How crazy, I think, that my husband hasn't been a father for much more than two years, but to these small eyes that's all he is and all he ever will be. Sleepless nights and frantic days have left us both a bit frazzled of late. What if, I think, in lieu of personalised socks and a novelty tie, I spent some more time trying to view things from my husband's perspective? This could be a useful exercise.
These are just a few things I saw, when I stopped to look:
I began this blog with the aim of keeping my cool during family mayhem and meltdowns, and taking care of myself in order to better care for others. Occasionally I manage it.
I now suspect that my husband, a feisty Scot, is actually getting better at this calm parenting stuff than I am.
He seems to instinctively know when I'm ready to scream into a pillow, and will step in and take control (maybe it's because I'm screaming into a pillow). And the frequent toddling intrusions into his home office and working day are (almost) always met with a smile.
My husband rules the toddler's bedtime routine. Whenever I take over I inevitably balls it up, so that when he returns the toddler will be demanding more milk/extra stories/back massages/cherubs playing harp music etc.

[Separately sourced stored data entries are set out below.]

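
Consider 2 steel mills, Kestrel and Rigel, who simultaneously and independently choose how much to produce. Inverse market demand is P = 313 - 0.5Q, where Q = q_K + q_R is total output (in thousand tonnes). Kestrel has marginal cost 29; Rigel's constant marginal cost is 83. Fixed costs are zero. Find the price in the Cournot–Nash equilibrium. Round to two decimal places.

141.67

Kestrel's profit: π_K = (313 - 0.5Q)q_K - (29q_K). Setting ∂π_K/∂q_K = 0: 284 - q_K - (1/2)(q_R) = 0.
Rigel's profit: π_R = (313 - 0.5Q)q_R - (83q_R). Setting ∂π_R/∂q_R = 0: 230 - q_R - (1/2)(q_K) = 0.
So q_K = (284 - (1/2)q_R) and q_R = (230 - (1/2)q_K).
Solving the pair: q_K = 676/3, q_R = 352/3.
Total output Q = 1028/3, so price P = 313 - (1/2)·(1028/3) = 425/3.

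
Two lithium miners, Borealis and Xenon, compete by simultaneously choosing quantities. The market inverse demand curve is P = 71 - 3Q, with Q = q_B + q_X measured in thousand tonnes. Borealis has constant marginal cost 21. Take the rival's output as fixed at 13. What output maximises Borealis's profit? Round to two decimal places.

With the rival's output fixed at 13, Borealis's profit is π_B = (71 - 3·13 - 3q_B)q_B - (21q_B) = (32 - 3q_B)q_B - (21q_B).
∂π_B/∂q_B = 11 - 6q_B = 0, so q_B = 11/6.

1.83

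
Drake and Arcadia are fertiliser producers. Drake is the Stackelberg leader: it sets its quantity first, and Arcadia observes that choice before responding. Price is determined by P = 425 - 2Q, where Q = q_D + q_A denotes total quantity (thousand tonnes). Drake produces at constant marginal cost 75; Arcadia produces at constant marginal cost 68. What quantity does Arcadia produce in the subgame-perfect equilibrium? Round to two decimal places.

The follower Arcadia best-responds to any q_D: π_A = (425 - 2Q)q_A - 68q_A.
∂π_A/∂q_A = 357 - 2q_D - 4q_A = 0 gives the reaction function q_A = (357 - 2q_D)/4.
Drake substitutes q_A(q_D) into its own profit: π_D = q_D(425 - 2q_D - (357 - 2q_D)/2) - 75q_D = (493/2 - q_D)q_D - 75q_D.
Leader FOC: 343/2 - 2q_D = 0, so q_D = 343/4.
Then q_A = (357 - 2·(343/4))/4 = 371/8.

46.38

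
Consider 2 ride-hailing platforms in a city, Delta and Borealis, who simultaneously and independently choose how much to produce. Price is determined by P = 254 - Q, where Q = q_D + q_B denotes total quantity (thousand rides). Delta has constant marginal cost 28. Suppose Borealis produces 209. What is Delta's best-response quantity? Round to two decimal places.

With the rival's output fixed at 209, Delta's profit is π_D = (254 - 209 - q_D)q_D - (28q_D) = (45 - q_D)q_D - (28q_D).
∂π_D/∂q_D = 17 - 2q_D = 0, so q_D = 17/2.

8.50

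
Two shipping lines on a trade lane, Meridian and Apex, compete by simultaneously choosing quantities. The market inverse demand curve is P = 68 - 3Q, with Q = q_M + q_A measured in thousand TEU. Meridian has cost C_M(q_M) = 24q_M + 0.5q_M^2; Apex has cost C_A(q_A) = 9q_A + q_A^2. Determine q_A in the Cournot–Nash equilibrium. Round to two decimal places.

Meridian's profit: π_M = (68 - 3Q)q_M - (24q_M + (1/2)q_M²). Setting ∂π_M/∂q_M = 0: 44 - 7q_M - 3(q_A) = 0.
Apex's profit: π_A = (68 - 3Q)q_A - (9q_A + q_A²). Setting ∂π_A/∂q_A = 0: 59 - 8q_A - 3(q_M) = 0.
So q_M = (44 - 3q_A)/7 and q_A = (59 - 3q_M)/8.
Solving the pair: q_M = 175/47, q_A = 281/47.

5.98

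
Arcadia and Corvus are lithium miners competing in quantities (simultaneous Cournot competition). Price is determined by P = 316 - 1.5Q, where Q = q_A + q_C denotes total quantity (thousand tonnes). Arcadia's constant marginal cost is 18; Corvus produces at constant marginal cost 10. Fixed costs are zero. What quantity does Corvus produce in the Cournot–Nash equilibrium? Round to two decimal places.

Arcadia's profit: π_A = (316 - 1.5Q)q_A - (18q_A). Setting ∂π_A/∂q_A = 0: 298 - 3q_A - (3/2)(q_C) = 0.
Corvus's first-order condition: 306 - 3q_C - (3/2)(q_A) = 0.
Rearranging gives the reaction functions q_A = (298 - (3/2)q_C)/3 and q_C = (306 - (3/2)q_A)/3.
Substituting one into the other gives q_A = 580/9 and q_C = 628/9.

69.78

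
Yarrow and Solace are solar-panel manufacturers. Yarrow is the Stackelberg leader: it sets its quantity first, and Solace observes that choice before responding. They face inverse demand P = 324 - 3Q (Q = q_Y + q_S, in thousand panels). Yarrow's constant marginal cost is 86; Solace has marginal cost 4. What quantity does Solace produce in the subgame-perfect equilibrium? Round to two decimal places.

Solve by backward induction. Given q_Y, the follower Solace maximises π_S = (324 - 3q_Y - 3q_S)q_S - 4q_S.
Follower FOC: 320 - 3q_Y - 6q_S = 0, so q_S(q_Y) = (320 - 3q_Y)/6.
Yarrow substitutes q_S(q_Y) into its own profit: π_Y = q_Y(324 - 3q_Y - (320 - 3q_Y)/2) - 86q_Y = (164 - (3/2)q_Y)q_Y - 86q_Y.
Maximising: ∂π_Y/∂q_Y = 78 - 3q_Y = 0, giving q_Y = 26.
Then q_S = (320 - 3·26)/6 = 121/3.

40.33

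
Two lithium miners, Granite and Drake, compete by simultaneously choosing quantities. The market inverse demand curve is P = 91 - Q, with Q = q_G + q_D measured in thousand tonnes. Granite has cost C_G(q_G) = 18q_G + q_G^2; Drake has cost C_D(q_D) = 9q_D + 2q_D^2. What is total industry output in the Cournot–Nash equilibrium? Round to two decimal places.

Granite's profit: π_G = (91 - Q)q_G - (18q_G + q_G²). Setting ∂π_G/∂q_G = 0: 73 - 4q_G - (q_D) = 0.
Drake's first-order condition: 82 - 6q_D - (q_G) = 0.
Best responses: q_G = (73 - q_D)/4, q_D = (82 - q_G)/6.
Substituting one into the other gives q_G = 356/23 and q_D = 255/23.
Total output Q = 356/23 + 255/23 = 611/23.

26.57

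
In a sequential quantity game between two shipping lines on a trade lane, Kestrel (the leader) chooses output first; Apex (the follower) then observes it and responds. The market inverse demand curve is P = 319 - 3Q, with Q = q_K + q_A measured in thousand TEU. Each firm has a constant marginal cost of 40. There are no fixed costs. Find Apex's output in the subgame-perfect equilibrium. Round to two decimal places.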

The other day I opened a book to read with my daughter on a rainy afternoon and she already knew the words off by heart. I remember my father reading to me when I was young, and I love the thought that the toddler will have the same memories. I realised that the time and focus that my husband gives our daughter at bedtime is something very special.
When I'm struggling to raise the remote control at the end of a long day, he always seems to find the energy for one more tussle with the toddler, or to hang out the washing that I've forgotten about.
And all this with the extra sleep requirement that a Y chromosome generates (I believe that's scientific fact?).
Shortly after our first child was born my husband introduced me to a mantra from his army days:
'My rifle, my kit, myself.'
"She's the rifle," he explained, as we began to get to grips with this tiny person and her massive amount of kit.
His priorities shifted immediately, and he continues to be last on his list: a knight in shining wet wipes charging around after these small people.
Later that day, my husband passes by, looking suspicious as I gaze at him adoringly. He jangles his keys as he heads out the door. I notice he has no key ring, and wonder if it's too late to get a personalised one delivered.
Note to husband: if you attempt to give me 'the gift of empathy' for my birthday, I will be filing for divorce.